Eine Kirche mit Symbolwirkung : Wahrzeichen von Dresden - die Frauenkirche
Die Dresdner Frauenkirche ist das Wahrzeichen der Stadt und sichtbarer Mittelpunkt, aber auch Mahnmal gegen den Krieg. Das evangelisch-lutherische Gotteshaus ist Symbol für Dresdens Stadtgeschichte. Eindrucksvoll prägt die Kirche des Barocks den Dresdner Neumarkt. Ihre Architektur ist so einmalig und reizvoll, dass die Dresdner Frauenkirche zu den schönsten Kirchengebäuden Europas gezählt wird. Eine Kirche ganz aus Sandstein gibt es übrigens außer in Dresden nur noch in Straßburg.

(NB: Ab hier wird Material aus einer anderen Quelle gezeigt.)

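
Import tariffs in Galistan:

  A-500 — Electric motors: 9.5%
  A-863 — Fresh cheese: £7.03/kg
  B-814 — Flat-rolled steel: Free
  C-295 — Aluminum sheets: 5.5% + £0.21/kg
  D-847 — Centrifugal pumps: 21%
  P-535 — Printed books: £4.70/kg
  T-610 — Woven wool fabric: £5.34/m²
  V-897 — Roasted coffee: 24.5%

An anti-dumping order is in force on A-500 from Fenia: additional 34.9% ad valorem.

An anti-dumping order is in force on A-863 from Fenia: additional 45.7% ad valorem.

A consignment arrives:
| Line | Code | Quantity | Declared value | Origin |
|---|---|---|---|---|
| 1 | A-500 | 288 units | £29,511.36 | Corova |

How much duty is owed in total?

Line 1 (A-500, Corova, 288 units, £29,511.36):
Base rate for A-500 is 9.5%.
The additional-duty order on A-500 targets Fenia, not Corova; it does not apply.
Duty = £29,511.36 × 9.5% = £2,803.58.

£2,803.58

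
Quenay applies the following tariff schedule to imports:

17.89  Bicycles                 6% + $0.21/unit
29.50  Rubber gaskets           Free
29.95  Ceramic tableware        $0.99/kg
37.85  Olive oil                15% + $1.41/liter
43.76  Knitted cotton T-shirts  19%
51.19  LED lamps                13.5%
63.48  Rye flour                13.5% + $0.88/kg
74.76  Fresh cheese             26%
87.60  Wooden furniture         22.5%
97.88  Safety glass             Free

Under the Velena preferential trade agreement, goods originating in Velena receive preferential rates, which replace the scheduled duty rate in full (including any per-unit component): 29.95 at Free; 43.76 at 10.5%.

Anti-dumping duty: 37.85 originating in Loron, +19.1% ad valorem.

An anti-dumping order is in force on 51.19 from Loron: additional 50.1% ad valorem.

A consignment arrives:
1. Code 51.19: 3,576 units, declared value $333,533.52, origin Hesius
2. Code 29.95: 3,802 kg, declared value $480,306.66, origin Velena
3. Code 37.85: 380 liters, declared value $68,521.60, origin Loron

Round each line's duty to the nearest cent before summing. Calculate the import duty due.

Line 1 (51.19, Hesius, 3,576 units, $333,533.52):
Base rate for 51.19 is 13.5%.
The additional-duty order on 51.19 targets Loron, not Hesius; it does not apply.
Duty = $333,533.52 × 13.5% = $45,027.03.
Line 2 (29.95, Velena, 3,802 kg, $480,306.66):
Base rate for 29.95 is $0.99/kg.
Origin Velena qualifies under the Quenay–Velena agreement and 29.95 is covered: preferential rate Free applies instead.
Duty = $480,306.66 × 0% = $0.00.
Line 3 (37.85, Loron, 380 liters, $68,521.60):
Base rate for 37.85 is 15% + $1.41/liter.
Additional duty on 37.85 from Loron: +19.1%. Applied ad valorem rate: 15% + 19.1% = 34.1%.
Duty = $68,521.60 × 34.1% + 380 × $1.41 = $23,901.67.
Total = $45,027.03 + $0.00 + $23,901.67 = $68,928.70.

$68,928.70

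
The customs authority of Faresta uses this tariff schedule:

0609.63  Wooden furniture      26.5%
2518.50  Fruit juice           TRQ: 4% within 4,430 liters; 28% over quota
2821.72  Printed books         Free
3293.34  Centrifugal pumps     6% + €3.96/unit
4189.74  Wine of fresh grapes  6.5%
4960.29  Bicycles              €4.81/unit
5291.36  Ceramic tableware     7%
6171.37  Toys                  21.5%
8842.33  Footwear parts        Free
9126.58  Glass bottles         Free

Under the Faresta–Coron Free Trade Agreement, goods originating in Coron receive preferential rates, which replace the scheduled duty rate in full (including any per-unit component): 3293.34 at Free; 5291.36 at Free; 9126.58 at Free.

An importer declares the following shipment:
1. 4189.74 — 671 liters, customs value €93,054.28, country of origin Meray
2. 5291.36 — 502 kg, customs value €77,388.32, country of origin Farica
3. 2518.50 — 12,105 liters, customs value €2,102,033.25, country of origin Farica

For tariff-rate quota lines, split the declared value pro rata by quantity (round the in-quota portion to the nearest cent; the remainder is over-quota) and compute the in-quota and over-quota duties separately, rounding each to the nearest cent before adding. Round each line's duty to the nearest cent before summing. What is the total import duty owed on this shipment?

Line 1 (4189.74, Meray, 671 liters, €93,054.28):
Base rate for 4189.74 is 6.5%.
Duty = €93,054.28 × 6.5% = €6,048.53.
Line 2 (5291.36, Farica, 502 kg, €77,388.32):
Base rate for 5291.36 is 7%.
5291.36 has an FTA preferential rate, but origin Farica is not Coron; base rate stands.
Duty = €77,388.32 × 7% = €5,417.18.
Line 3 (2518.50, Farica, 12,105 liters, €2,102,033.25):
Code 2518.50 is under a tariff-rate quota (threshold 4,430 liters). In-quota: 4,430 liters at 4%; over-quota: 7,675 liters at 28%.
Pro-rata value split: in-quota = €2,102,033.25 × 4,430/12,105 = €769,269.50; over-quota = €2,102,033.25 − €769,269.50 = €1,332,763.75.
In-quota duty = €769,269.50 × 4% = €30,770.78. Over-quota duty = €1,332,763.75 × 28% = €373,173.85.
Line duty = €30,770.78 + €373,173.85 = €403,944.63.
Total = €6,048.53 + €5,417.18 + €403,944.63 = €415,410.34.

€415,410.34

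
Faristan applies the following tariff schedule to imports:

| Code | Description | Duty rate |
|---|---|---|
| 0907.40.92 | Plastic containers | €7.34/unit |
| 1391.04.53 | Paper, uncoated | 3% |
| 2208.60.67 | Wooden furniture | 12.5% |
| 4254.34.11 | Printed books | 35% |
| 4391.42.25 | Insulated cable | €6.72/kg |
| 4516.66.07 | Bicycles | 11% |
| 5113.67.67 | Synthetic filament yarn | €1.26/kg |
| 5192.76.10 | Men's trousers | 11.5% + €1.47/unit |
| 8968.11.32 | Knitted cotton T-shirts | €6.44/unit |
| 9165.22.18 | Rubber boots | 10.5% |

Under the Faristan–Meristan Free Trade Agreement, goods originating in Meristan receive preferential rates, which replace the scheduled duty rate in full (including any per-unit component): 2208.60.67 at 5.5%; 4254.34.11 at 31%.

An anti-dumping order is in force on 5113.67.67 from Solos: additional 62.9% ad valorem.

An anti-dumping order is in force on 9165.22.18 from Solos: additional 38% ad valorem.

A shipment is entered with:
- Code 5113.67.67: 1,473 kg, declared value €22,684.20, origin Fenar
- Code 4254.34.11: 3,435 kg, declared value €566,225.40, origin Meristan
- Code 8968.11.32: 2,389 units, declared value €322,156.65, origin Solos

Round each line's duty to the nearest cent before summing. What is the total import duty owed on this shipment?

€192,771.01

Line 1 (5113.67.67, Fenar, 1,473 kg, €22,684.20):
Base rate for 5113.67.67 is €1.26/kg.
The additional-duty order on 5113.67.67 targets Solos, not Fenar; it does not apply.
Duty = 1,473 × €1.26 = €1,855.98.
Line 2 (4254.34.11, Meristan, 3,435 kg, €566,225.40):
Base rate for 4254.34.11 is 35%.
Origin Meristan qualifies under the Faristan–Meristan agreement and 4254.34.11 is covered: preferential rate 31% applies instead.
Duty = €566,225.40 × 31% = €175,529.87.
Line 3 (8968.11.32, Solos, 2,389 units, €322,156.65):
Base rate for 8968.11.32 is €6.44/unit.
Duty = 2,389 × €6.44 = €15,385.16.
Total = €1,855.98 + €175,529.87 + €15,385.16 = €192,771.01.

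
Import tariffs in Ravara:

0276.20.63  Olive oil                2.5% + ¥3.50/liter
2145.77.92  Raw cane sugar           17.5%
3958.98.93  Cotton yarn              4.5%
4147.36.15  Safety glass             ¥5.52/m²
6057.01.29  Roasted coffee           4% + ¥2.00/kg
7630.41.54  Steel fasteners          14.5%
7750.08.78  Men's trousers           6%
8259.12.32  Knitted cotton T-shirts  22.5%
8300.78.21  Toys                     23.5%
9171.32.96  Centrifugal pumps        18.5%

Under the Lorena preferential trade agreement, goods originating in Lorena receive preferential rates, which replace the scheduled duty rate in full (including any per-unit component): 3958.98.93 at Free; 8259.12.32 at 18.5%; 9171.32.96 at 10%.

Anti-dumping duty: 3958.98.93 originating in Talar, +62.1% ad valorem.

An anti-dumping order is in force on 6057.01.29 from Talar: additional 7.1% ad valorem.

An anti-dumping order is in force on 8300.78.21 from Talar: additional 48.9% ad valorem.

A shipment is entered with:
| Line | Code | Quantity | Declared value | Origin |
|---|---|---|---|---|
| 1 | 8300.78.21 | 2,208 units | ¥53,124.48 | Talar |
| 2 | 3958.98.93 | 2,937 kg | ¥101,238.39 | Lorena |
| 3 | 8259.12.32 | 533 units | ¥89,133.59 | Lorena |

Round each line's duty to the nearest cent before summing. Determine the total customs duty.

¥54,951.83

Line 1 (8300.78.21, Talar, 2,208 units, ¥53,124.48):
Base rate for 8300.78.21 is 23.5%.
Additional duty on 8300.78.21 from Talar: +48.9%. Applied ad valorem rate: 23.5% + 48.9% = 72.4%.
Duty = ¥53,124.48 × 72.4% = ¥38,462.12.
Line 2 (3958.98.93, Lorena, 2,937 kg, ¥101,238.39):
Base rate for 3958.98.93 is 4.5%.
Origin Lorena qualifies under the Ravara–Lorena agreement and 3958.98.93 is covered: preferential rate Free applies instead.
The additional-duty order on 3958.98.93 targets Talar, not Lorena; it does not apply.
Duty = ¥101,238.39 × 0% = ¥0.00.
Line 3 (8259.12.32, Lorena, 533 units, ¥89,133.59):
Base rate for 8259.12.32 is 22.5%.
Origin Lorena qualifies under the Ravara–Lorena agreement and 8259.12.32 is covered: preferential rate 18.5% applies instead.
Duty = ¥89,133.59 × 18.5% = ¥16,489.71.
Total = ¥38,462.12 + ¥0.00 + ¥16,489.71 = ¥54,951.83.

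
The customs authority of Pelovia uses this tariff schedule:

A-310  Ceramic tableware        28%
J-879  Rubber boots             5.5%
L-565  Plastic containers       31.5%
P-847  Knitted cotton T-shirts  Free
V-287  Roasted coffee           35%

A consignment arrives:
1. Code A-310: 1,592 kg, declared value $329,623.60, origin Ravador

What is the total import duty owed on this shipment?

$92,294.61

Line 1 (A-310, Ravador, 1,592 kg, $329,623.60):
Base rate for A-310 is 28%.
Duty = $329,623.60 × 28% = $92,294.61.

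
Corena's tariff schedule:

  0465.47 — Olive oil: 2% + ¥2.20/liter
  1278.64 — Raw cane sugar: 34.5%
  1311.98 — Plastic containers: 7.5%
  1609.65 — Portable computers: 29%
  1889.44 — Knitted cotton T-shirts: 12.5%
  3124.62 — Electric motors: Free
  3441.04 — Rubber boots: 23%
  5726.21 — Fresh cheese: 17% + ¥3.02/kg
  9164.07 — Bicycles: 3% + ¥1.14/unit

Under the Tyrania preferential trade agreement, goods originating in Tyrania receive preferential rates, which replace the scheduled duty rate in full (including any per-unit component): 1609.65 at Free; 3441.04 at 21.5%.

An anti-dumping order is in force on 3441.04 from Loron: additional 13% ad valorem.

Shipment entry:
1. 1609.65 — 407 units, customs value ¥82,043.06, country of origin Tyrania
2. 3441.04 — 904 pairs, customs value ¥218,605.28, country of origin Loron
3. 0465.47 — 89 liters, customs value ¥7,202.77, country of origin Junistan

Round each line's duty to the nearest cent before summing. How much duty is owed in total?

Line 1 (1609.65, Tyrania, 407 units, ¥82,043.06):
Base rate for 1609.65 is 29%.
Origin Tyrania qualifies under the Corena–Tyrania agreement and 1609.65 is covered: preferential rate Free applies instead.
Duty = ¥82,043.06 × 0% = ¥0.00.
Line 2 (3441.04, Loron, 904 pairs, ¥218,605.28):
Base rate for 3441.04 is 23%.
3441.04 has an FTA preferential rate, but origin Loron is not Tyrania; base rate stands.
Additional duty on 3441.04 from Loron: +13%. Applied ad valorem rate: 23% + 13% = 36%.
Duty = ¥218,605.28 × 36% = ¥78,697.90.
Line 3 (0465.47, Junistan, 89 liters, ¥7,202.77):
Base rate for 0465.47 is 2% + ¥2.20/liter.
Duty = ¥7,202.77 × 2% + 89 × ¥2.20 = ¥339.86.
Total = ¥0.00 + ¥78,697.90 + ¥339.86 = ¥79,037.76.

¥79,037.76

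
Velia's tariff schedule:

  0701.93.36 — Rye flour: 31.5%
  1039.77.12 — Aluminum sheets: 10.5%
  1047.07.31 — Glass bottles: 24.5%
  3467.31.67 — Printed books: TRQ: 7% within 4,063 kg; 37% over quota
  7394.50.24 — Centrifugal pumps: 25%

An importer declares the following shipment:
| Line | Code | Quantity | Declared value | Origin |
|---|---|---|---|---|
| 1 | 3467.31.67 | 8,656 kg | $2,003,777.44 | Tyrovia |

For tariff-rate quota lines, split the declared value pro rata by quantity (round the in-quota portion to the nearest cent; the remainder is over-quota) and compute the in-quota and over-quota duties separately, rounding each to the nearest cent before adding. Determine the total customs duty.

Line 1 (3467.31.67, Tyrovia, 8,656 kg, $2,003,777.44):
Code 3467.31.67 is under a tariff-rate quota (threshold 4,063 kg). In-quota: 4,063 kg at 7%; over-quota: 4,593 kg at 37%.
Pro-rata value split: in-quota = $2,003,777.44 × 4,063/8,656 = $940,543.87; over-quota = $2,003,777.44 − $940,543.87 = $1,063,233.57.
In-quota duty = $940,543.87 × 7% = $65,838.07. Over-quota duty = $1,063,233.57 × 37% = $393,396.42.
Line duty = $65,838.07 + $393,396.42 = $459,234.49.

$459,234.49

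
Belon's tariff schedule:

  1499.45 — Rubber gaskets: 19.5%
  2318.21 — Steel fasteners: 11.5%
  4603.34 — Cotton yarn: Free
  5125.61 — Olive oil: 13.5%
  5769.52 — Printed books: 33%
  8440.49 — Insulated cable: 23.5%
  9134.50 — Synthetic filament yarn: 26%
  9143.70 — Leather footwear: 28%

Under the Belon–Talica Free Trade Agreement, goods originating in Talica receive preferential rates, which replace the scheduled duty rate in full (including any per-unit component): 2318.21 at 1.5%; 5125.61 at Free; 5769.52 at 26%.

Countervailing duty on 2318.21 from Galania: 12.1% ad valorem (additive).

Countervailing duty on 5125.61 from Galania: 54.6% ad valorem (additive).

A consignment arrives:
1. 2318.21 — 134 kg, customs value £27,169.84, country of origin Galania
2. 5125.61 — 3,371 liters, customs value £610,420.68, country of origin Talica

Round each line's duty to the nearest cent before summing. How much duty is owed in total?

Line 1 (2318.21, Galania, 134 kg, £27,169.84):
Base rate for 2318.21 is 11.5%.
2318.21 has an FTA preferential rate, but origin Galania is not Talica; base rate stands.
Additional duty on 2318.21 from Galania: +12.1%. Applied ad valorem rate: 11.5% + 12.1% = 23.6%.
Duty = £27,169.84 × 23.6% = £6,412.08.
Line 2 (5125.61, Talica, 3,371 liters, £610,420.68):
Base rate for 5125.61 is 13.5%.
Origin Talica qualifies under the Belon–Talica agreement and 5125.61 is covered: preferential rate Free applies instead.
The additional-duty order on 5125.61 targets Galania, not Talica; it does not apply.
Duty = £610,420.68 × 0% = £0.00.
Total = £6,412.08 + £0.00 = £6,412.08.

£6,412.08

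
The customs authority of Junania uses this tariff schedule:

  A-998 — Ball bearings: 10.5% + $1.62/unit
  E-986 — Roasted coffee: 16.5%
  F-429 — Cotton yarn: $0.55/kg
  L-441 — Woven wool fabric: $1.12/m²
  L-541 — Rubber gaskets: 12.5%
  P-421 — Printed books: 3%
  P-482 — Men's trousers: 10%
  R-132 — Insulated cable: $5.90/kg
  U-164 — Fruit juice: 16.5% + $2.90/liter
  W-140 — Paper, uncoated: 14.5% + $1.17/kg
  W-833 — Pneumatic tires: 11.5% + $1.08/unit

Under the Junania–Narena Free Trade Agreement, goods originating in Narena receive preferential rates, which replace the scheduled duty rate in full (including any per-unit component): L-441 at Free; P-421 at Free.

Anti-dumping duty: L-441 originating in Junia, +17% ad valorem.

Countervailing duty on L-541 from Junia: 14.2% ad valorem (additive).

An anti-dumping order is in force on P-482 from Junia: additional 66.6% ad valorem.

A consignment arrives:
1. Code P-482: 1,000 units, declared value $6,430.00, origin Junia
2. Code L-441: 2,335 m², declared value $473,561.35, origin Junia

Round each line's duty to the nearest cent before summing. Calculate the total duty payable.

Line 1 (P-482, Junia, 1,000 units, $6,430.00):
Base rate for P-482 is 10%.
Additional duty on P-482 from Junia: +66.6%. Applied ad valorem rate: 10% + 66.6% = 76.6%.
Duty = $6,430.00 × 76.6% = $4,925.38.
Line 2 (L-441, Junia, 2,335 m², $473,561.35):
Base rate for L-441 is $1.12/m².
L-441 has an FTA preferential rate, but origin Junia is not Narena; base rate stands.
Additional duty on L-441 from Junia: +17% ad valorem. Applied ad valorem rate = 17%.
Duty = $473,561.35 × 17% + 2,335 × $1.12 = $83,120.63.
Total = $4,925.38 + $83,120.63 = $88,046.01.

$88,046.01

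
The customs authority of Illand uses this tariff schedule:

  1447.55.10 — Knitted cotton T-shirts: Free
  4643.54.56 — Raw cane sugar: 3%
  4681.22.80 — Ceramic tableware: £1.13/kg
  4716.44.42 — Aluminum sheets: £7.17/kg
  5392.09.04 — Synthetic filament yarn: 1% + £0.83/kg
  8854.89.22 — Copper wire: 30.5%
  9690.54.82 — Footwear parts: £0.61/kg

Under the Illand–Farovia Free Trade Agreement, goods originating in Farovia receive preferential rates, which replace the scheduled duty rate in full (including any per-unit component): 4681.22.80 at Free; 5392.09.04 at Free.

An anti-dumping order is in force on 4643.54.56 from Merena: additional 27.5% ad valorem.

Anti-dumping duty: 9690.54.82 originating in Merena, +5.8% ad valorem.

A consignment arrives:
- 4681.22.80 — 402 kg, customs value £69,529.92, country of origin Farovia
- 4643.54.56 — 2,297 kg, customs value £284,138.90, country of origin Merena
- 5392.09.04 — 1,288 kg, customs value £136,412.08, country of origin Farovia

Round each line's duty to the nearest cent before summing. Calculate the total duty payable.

Line 1 (4681.22.80, Farovia, 402 kg, £69,529.92):
Base rate for 4681.22.80 is £1.13/kg.
Origin Farovia qualifies under the Illand–Farovia agreement and 4681.22.80 is covered: preferential rate Free applies instead.
Duty = £69,529.92 × 0% = £0.00.
Line 2 (4643.54.56, Merena, 2,297 kg, £284,138.90):
Base rate for 4643.54.56 is 3%.
Additional duty on 4643.54.56 from Merena: +27.5%. Applied ad valorem rate: 3% + 27.5% = 30.5%.
Duty = £284,138.90 × 30.5% = £86,662.36.
Line 3 (5392.09.04, Farovia, 1,288 kg, £136,412.08):
Base rate for 5392.09.04 is 1% + £0.83/kg.
Origin Farovia qualifies under the Illand–Farovia agreement and 5392.09.04 is covered: preferential rate Free applies instead.
Duty = £136,412.08 × 0% = £0.00.
Total = £0.00 + £86,662.36 + £0.00 = £86,662.36.

£86,662.36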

Anziehungspunkt für Besucher aus aller Welt
Für Touristen der Elbestadt ist ein Besuch der Dresdner Frauenkirche ein Muss. Gottesdienste, Andachten, Konzerte, Vorträge und Literaturabende - die Liste der Veranstaltungen ist lang. Das Gotteshaus ist eine offene Kirche - für jedermann, Gemeinde-Mitglieder, Dresdner und Touristen.
Auch viele Prominente, die nach Dresden kommen, reisen nicht ab, ohne die Frauenkriche besucht zu haben. So besichtigte auch US-Präsident Barack Obama während seines Kurz-Aufenthalts in der Sächsischen Landeshauptstadt die Frauenkirche. Er trug sich spontan in das ausliegende Fürbittbuch ein und entzündete gemeinsam mit Bundeskanzlerin Angela Merkel Kerzen mit der Aufschrift "Friede sei mit Euch". Der evangelische Landesbischof Jochen Bohl zeigte sich vom Besuch und dem Interesse des Präsidenten an der Kirche tief beeindruckt: "Er war präsent, konzentriert, aufmerksam und zugewandt", so Bohl.
Ein langer Weg zum heutigen Glanz
Die Dresdner Frauenkirche wurde von 1726 bis 1743 nach Plänen von George Bähr erbaut. Während der Luftangriffe auf Dresden im Zweiten Weltkrieg wurde die Kirche vom 13. auf den 14. Februar 1945 so stark beschädigt, dass sie am Morgen des nächsten Tages einstürzte.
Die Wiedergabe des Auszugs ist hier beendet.